What I Love About This Book
I started reading Emily Scott’s “For All Who Hunger” on a Friday evening. I finished it the following Sunday afternoon. Some of you do this kind of thing all the time. Not me. I’m the kind of person who has five or six books piled on my nightstand and reads two pages every night, the first of the two being the second page from the night before, during which I inevitably fell asleep. People ask me what I’m reading and I either can’t remember or feel guilty because I’m not reading anything, or both.
Then once in a while something comes along that grabs me in all the right ways.
When I mentioned how much I was loving the book, about one-third in, someone on social media commented that I should write a little review when I finished. I don’t write book reviews, but I’m so full of joy and hope from reading the book I thought I’d simply let you all know What I Love About This Book. In no particular order:
I love reading the story of Emily’s church. She doesn’t start out to be a church planter; she feels a hunger in herself for something for which she imagines others also hunger. She tries some things. She figures out what the church is to be, and who she is to be, as she goes along. She shares this journey with us in an honest and yet extremely generous, easy-to-read way.
I love that she doesn’t spend a whole lot of time telling us about the things that don’t go so well. At the same time, there’s a self-honesty in her writing that creates the space for us to imagine all those things.

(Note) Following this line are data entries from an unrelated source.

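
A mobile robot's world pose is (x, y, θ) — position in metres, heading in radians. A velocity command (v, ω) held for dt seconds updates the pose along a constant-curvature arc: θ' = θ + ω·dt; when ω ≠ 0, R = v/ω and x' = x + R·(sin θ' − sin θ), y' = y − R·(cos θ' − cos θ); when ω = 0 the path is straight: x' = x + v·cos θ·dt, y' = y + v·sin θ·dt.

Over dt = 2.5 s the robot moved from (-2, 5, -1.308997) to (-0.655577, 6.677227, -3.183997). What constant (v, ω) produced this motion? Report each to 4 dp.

v = -1.0000, ω = -0.7500

Δθ = -3.183997 − -1.308997 = -1.875000
ω = Δθ/dt = -1.875000/2.5 = -0.7500
R = −Δy/(cos θ' − cos θ) = 1.3333
v = R·ω = 1.3333·-0.7500 = -1.0000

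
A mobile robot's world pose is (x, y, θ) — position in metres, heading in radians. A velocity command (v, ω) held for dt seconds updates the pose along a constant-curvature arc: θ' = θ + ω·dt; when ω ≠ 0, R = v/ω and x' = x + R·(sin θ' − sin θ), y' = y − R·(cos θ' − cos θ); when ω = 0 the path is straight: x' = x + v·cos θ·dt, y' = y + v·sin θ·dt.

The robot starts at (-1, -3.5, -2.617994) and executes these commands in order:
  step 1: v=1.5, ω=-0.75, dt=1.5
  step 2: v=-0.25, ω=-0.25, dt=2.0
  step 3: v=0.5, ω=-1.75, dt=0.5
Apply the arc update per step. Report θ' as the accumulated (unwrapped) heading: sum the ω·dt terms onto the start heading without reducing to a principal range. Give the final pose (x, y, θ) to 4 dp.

step 1: θ'=-3.7430 (R=-2.0000) → pose (-3.1316, -3.4170, -3.7430)
step 2: θ'=-4.2430 (R=1.0000) → pose (-2.8056, -3.7892, -4.2430)
step 3: θ'=-5.1180 (R=-0.2857) → pose (-2.8133, -3.5473, -5.1180)

(-2.8133, -3.5473, -5.1180)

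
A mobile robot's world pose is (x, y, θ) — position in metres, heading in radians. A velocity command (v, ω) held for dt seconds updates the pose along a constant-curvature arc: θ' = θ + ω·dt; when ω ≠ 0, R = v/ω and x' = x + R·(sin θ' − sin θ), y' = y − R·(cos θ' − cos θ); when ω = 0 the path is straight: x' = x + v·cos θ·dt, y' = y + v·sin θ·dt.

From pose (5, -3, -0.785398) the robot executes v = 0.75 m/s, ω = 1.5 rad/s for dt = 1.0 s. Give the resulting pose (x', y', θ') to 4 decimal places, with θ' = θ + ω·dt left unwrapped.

(5.6812, -3.0241, 0.7146)

θ' = -0.7854 + 1.5·1.0 = 0.7146
R = v/ω = 0.75/1.5 = 0.5000
x' = 5 + 0.5000·(sin 0.7146 − sin -0.7854) = 5.6812
y' = -3 − 0.5000·(cos 0.7146 − cos -0.7854) = -3.0241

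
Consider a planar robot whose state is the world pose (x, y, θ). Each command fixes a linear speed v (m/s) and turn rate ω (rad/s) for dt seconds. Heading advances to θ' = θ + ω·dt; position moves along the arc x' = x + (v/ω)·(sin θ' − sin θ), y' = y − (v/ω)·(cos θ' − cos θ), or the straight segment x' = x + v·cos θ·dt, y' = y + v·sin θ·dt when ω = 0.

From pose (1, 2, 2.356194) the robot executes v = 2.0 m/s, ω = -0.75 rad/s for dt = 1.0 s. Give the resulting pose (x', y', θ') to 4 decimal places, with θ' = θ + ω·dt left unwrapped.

(0.2206, 3.7912, 1.6062)

θ' = 2.3562 + -0.75·1.0 = 1.6062
R = v/ω = 2.0/-0.75 = -2.6667
x' = 1 + -2.6667·(sin 1.6062 − sin 2.3562) = 0.2206
y' = 2 − -2.6667·(cos 1.6062 − cos 2.3562) = 3.7912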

I love Emily’s humility. She’s learning every minute, and writing about what and how she learns, describing all the excruciating awkwardness in ways that are believable and real. As I read, I am rooting for her and also rooting for everyone with a vision of community like hers.
I love all of her explicit, graspable connections between her experiences with the people of St. Lydia’s—the “Lydians”—and our ancestors in faith. Mary, Mother of God, the women at the tomb on Easter morning, Cleopas and his unnamed walking companion on the road to Emmaus. She reminds us that they are us and we are them.
I love the balance between all the threads of her story: the clothesline of the story is St. Lydia’s, but on it she hangs her own search for communion, her formative childhood memories, life as a single woman pastor, the feelings of comfortable white lady trying to dismantle white supremacy…they hang together and hold something expansive and hopeful in their midst.
I love how inspired and energized I am by this story. I came away dreaming about opportunities in my life and in the lives of people I know, ways to seek out those who hunger, invite them in, and create communion.
I could say more. But I won’t. Read the book. Dream some big dreams.